The only way of influencing a problem culture is to penalise unacceptable practices and do so with sufficient severity to disadvantage the perpetrators.

This cuts both ways: from the perspective of the wronged as well as that of the regulators. Misbehaviour should be punished in the appropriate fashion but it should also be acceptable for victims of misbehaviour to air their grievance.

It was known for a while in Donegal that McBrearty, still a young player for all his football prominence, was unsure about pursuing his complaint. That uncertainty was presumably influenced by cultural considerations and traditional disapproval for the role of the informer or the whistle blower, as well as apprehension at being seen to accuse another player.

But it was an embarrassment for Donegal, whose officials had driven the process and attended the hearing even in the absence of the star witness. It was also a set back for the principle of standing up against what you believe to be unacceptable.

This was a tough case for the GAA to take on. There was no video evidence and it involved investigation into whether or not the alleged infraction had taken place and then weighing up one party’s word against another’s.

For all the advantages of soccer and rugby in having so many of their top fixtures broadcast and the ready availability of video evidence, players in both sports have also exhibited a readiness to stand up for themselves.

As recently as a couple of weeks ago Leinster rugby captain Leo Cullen was prepared to criticise the failure to cite Paul O’Connell after the incident in Thomond Park. Last year’s controversy in the English Premiership surrounding the racial abuse of Patrice Evra by Luis Suarez ended in suspension because Evra was prepared to push the issue and publicly demand action.

Sometimes it does happen in Gaelic games. At last year’s Ulster club final Crossmaglen’s Aaron Cunningham was prepared to state on the record after the match that he had been racially abused by Kilcoo players. When unacceptable things happen on the field they should be protested and that extends to physical abuse.

There is a clear need to inculcate a citing culture within the GAA. It doesn’t need to be dramatic, just a brief word in private with both camps afterwards to check if everyone’s happy with what happened on the field. Such a mechanism would apply – initially at any rate – to senior inter-county fixtures where there is a greater likelihood of available video, which in turn makes them more important for setting headline examples.

The Central Competitions Control Committee can make the call on whether there is a case to answer, as they did in last week’s case but aggrieved parties have to stand up and be counted.

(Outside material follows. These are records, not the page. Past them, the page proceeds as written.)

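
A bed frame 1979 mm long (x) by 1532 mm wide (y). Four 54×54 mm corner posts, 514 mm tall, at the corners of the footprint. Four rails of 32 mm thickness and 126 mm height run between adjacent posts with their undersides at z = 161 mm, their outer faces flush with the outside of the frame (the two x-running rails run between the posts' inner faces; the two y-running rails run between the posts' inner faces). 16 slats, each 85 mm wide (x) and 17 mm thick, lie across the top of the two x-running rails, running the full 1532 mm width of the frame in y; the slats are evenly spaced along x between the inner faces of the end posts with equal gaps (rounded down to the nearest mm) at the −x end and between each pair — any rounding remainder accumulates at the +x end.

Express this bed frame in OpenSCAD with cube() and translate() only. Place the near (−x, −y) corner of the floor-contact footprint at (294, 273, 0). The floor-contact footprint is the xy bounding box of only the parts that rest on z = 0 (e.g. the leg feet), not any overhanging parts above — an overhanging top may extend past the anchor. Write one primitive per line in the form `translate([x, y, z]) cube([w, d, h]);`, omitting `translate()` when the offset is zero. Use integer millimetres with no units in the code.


// slat z = rail_z + rail_h = 161 + 126 = 287
// slat gap = ⌊(1871 − 16·85) / 17⌋ = 30
translate([294, 273, 0]) cube([54, 54, 514]);
translate([294, 1751, 0]) cube([54, 54, 514]);
translate([2219, 273, 0]) cube([54, 54, 514]);
translate([2219, 1751, 0]) cube([54, 54, 514]);
translate([348, 273, 161]) cube([1871, 32, 126]);
translate([348, 1773, 161]) cube([1871, 32, 126]);
translate([294, 327, 161]) cube([32, 1424, 126]);
translate([2241, 327, 161]) cube([32, 1424, 126]);
translate([378, 273, 287]) cube([85, 1532, 17]);
translate([493, 273, 287]) cube([85, 1532, 17]);
translate([608, 273, 287]) cube([85, 1532, 17]);
translate([723, 273, 287]) cube([85, 1532, 17]);
translate([838, 273, 287]) cube([85, 1532, 17]);
translate([953, 273, 287]) cube([85, 1532, 17]);
translate([1068, 273, 287]) cube([85, 1532, 17]);
translate([1183, 273, 287]) cube([85, 1532, 17]);
translate([1298, 273, 287]) cube([85, 1532, 17]);
translate([1413, 273, 287]) cube([85, 1532, 17]);
translate([1528, 273, 287]) cube([85, 1532, 17]);
translate([1643, 273, 287]) cube([85, 1532, 17]);
translate([1758, 273, 287]) cube([85, 1532, 17]);
translate([1873, 273, 287]) cube([85, 1532, 17]);
translate([1988, 273, 287]) cube([85, 1532, 17]);
translate([2103, 273, 287]) cube([85, 1532, 17]);


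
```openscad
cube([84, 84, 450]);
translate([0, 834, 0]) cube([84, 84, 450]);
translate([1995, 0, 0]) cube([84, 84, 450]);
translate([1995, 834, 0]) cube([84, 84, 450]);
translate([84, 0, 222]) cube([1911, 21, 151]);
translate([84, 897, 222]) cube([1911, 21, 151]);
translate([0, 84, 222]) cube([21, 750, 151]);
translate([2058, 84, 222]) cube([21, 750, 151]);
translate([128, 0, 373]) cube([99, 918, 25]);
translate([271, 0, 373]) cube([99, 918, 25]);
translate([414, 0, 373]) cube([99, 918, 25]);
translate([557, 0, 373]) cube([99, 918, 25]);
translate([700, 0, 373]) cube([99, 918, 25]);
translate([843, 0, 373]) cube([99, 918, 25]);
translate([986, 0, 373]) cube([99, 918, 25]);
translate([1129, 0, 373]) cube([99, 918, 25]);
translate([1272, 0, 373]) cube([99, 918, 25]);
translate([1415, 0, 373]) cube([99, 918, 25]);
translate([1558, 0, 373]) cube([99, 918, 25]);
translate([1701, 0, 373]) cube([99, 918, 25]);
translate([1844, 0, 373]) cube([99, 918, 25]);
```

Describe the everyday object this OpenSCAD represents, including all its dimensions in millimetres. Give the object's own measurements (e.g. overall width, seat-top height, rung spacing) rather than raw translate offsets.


A bed frame 2079 mm long (x) by 918 mm wide (y). Four 84×84 mm corner posts, 450 mm tall, at the corners of the footprint. Four rails of 21 mm thickness and 151 mm height run between adjacent posts with their undersides at z = 222 mm, their outer faces flush with the outside of the frame (the two x-running rails run between the posts' inner faces; the two y-running rails run between the posts' inner faces). 13 slats, each 99 mm wide (x) and 25 mm thick, lie across the top of the two x-running rails, running the full 918 mm width of the frame in y; along x they sit between the end posts with a 44 mm gap after the −x posts and between neighbouring slats, leaving 52 mm before the +x posts.


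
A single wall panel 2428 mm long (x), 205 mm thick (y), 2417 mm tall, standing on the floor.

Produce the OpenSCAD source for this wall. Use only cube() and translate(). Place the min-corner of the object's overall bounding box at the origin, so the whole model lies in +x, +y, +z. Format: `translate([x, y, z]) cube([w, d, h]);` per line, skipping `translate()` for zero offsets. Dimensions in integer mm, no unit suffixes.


cube([2428, 205, 2417]);


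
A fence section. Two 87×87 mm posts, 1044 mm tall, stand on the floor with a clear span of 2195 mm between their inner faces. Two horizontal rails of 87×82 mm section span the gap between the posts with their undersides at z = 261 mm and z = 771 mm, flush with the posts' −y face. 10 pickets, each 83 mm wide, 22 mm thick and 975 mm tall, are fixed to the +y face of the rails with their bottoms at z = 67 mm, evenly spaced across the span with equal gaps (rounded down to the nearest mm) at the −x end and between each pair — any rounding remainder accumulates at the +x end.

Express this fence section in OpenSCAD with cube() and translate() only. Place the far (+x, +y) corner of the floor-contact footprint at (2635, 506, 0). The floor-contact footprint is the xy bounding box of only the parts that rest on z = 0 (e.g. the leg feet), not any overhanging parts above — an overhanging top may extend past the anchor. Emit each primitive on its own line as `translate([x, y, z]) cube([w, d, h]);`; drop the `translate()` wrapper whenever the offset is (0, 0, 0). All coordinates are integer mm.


translate([266, 419, 0]) cube([87, 87, 1044]);
translate([2548, 419, 0]) cube([87, 87, 1044]);
translate([353, 419, 261]) cube([2195, 87, 82]);
translate([353, 419, 771]) cube([2195, 87, 82]);
translate([477, 506, 67]) cube([83, 22, 975]);
translate([684, 506, 67]) cube([83, 22, 975]);
translate([891, 506, 67]) cube([83, 22, 975]);
translate([1098, 506, 67]) cube([83, 22, 975]);
translate([1305, 506, 67]) cube([83, 22, 975]);
translate([1512, 506, 67]) cube([83, 22, 975]);
translate([1719, 506, 67]) cube([83, 22, 975]);
translate([1926, 506, 67]) cube([83, 22, 975]);
translate([2133, 506, 67]) cube([83, 22, 975]);
translate([2340, 506, 67]) cube([83, 22, 975]);


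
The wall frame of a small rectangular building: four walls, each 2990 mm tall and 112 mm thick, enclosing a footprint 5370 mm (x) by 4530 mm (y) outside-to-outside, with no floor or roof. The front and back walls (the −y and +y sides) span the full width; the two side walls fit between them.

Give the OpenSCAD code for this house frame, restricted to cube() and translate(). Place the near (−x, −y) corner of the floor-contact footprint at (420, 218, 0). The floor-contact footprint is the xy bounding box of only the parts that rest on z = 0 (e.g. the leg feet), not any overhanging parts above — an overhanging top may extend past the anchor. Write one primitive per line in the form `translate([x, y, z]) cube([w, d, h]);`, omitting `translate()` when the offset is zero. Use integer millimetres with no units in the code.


translate([420, 218, 0]) cube([5370, 112, 2990]);
translate([420, 4636, 0]) cube([5370, 112, 2990]);
translate([420, 330, 0]) cube([112, 4306, 2990]);
translate([5678, 330, 0]) cube([112, 4306, 2990]);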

Another of O’Neill’s observations earlier this week is also worth repeating. “In general, if we are to have success with the Respect initiative people might discipline their own players where incidents that are not acceptable take place. If we could get to that level then we would be very happy at central level that our processes are working well.”

The obvious way to respect your opponents and match officials is to abide by the rules. Certainly that might sometimes involve insisting that your own players respect rules but equally validly it extends to protesting against a failure of opponents to do likewise.